Strassennamen: Schuhmacherstrasse, Kaufstrasse, Schmiedestrasse, Krämerstrasse,
Kütcr-, Schneider-, Scherer-Strasse. Schusterpforte. Küterpforte. Schusterbrücke.
- Stätten des Gewerbebetriebes : Mühlen, Brauhäuser, Kuthaus, Gerberhäuser,
Kalkrcsen, Kalkofen, Ziegelhütte, Bauhof, Lastadie, Keeperbahn, Pffeffermühle,
Talgschmelze, Oelmühle, Pulvermühle, Badestuben, Apotheken. — Verkaufsplätze:
Markt, Buden, Hopfenhaus, Brodscharren, Fleischscharren, Fischhalle, Butterhaus,
Kohlenmarkt. — Einrichtungen des Handels : Talg-, Wachs-, Flachsspeicher,
(Persehuser), Theer-, Aschen- und Häringswrake, (Therebane, Wrackhof), Münze,
Waage, Zollbude. — Vorrichtungen für den Verkehr: Bierstuben, Weinkeller,
Gasthäuser.
Wie in älteren Zeiten überall, so huldigt man auch in Riga
der Gewohnheit, Gewerbetreibenden einer und derselben Art die
gleiche Strasse zur Niederlassung anzuweisen. Diese Anordnung
mag im Wesentlichen auf eine doppelte Ursache zurückzuführen
sein. Einmal wird sie hofrechtlichen Ursprungs und damit durch
alle die Gründe polizeilicher oder ökonomischer Natur bedingt
sein, die eine Trennung der Gewerbetreibenden für wünschenswert
erklären lassen.

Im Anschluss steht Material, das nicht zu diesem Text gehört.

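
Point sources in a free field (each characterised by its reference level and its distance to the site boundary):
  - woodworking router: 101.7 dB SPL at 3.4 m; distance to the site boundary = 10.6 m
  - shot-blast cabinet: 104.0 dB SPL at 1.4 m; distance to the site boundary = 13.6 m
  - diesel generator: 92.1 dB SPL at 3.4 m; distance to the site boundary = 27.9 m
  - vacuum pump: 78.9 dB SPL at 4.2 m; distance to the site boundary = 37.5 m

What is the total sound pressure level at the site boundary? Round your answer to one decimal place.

92.6 dB SPL

First find each source's level at the receiver (point-source: −20·log₁₀(r/r_ref)), then combine on an intensity basis.
woodworking router: 101.7 − 20·log₁₀(10.6/3.4) = 101.7 − 9.88 = 91.82 dB SPL.
shot-blast cabinet: 104.0 − 20·log₁₀(13.6/1.4) = 104.0 − 19.75 = 84.25 dB SPL.
diesel generator: 92.1 − 20·log₁₀(27.9/3.4) = 92.1 − 18.28 = 73.82 dB SPL.
vacuum pump: 78.9 − 20·log₁₀(37.5/4.2) = 78.9 − 19.02 = 59.88 dB SPL.
Σ 10^(L/10) = 1.813e+09 → L_total = 10·log₁₀(1.813e+09) = 92.58 dB SPL.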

Dazu gehören Feuersgefahr, gewisse Unannehmlichkeiten
in der Ausübung des Gewerbes, wie Geräusch, hässlicher
Geruch u. a., Gebundensein an bestimmte Oertlichkeiten, z. H. Wasser
u. s. w. Mitunter mochte auch die obrigkeitliche Beaufsichtigung der
Handwerker leichter durchführbar erscheinen, wenn die zu einer Handtierung
Gehörenden in nächster Nähe von einander sich aufhielten.
Andererseits aber ist die Localisierung des Verkehrs eine im Interesse
besserer Erhebbarkeit der Verkaufsabgaben sich vollziehende
Abweichung von der älteren Vorschrift, dass aller Handel nur auf
dem Markte vor sich gehen durfte. In den abgeschlossenen Handwerkerstrassen
durfte nur mit Gegenständen eines bestimmten Gewerbes
gehandelt werden; es war somit das teloneum bequem zu
berechnen und einzutreiben b Gleichzeitig begünstigte diese Maassregel
die Bewegung zu grösserer Handelsfreiheit.
* R. Mayer, Zoll, Kaufmannschaft u. Markt zwischen Rhein und Loire in „Germanistische
Abhandlungen z. 70. Geburtstag Konr. von Maurer,“ S. 412, 413.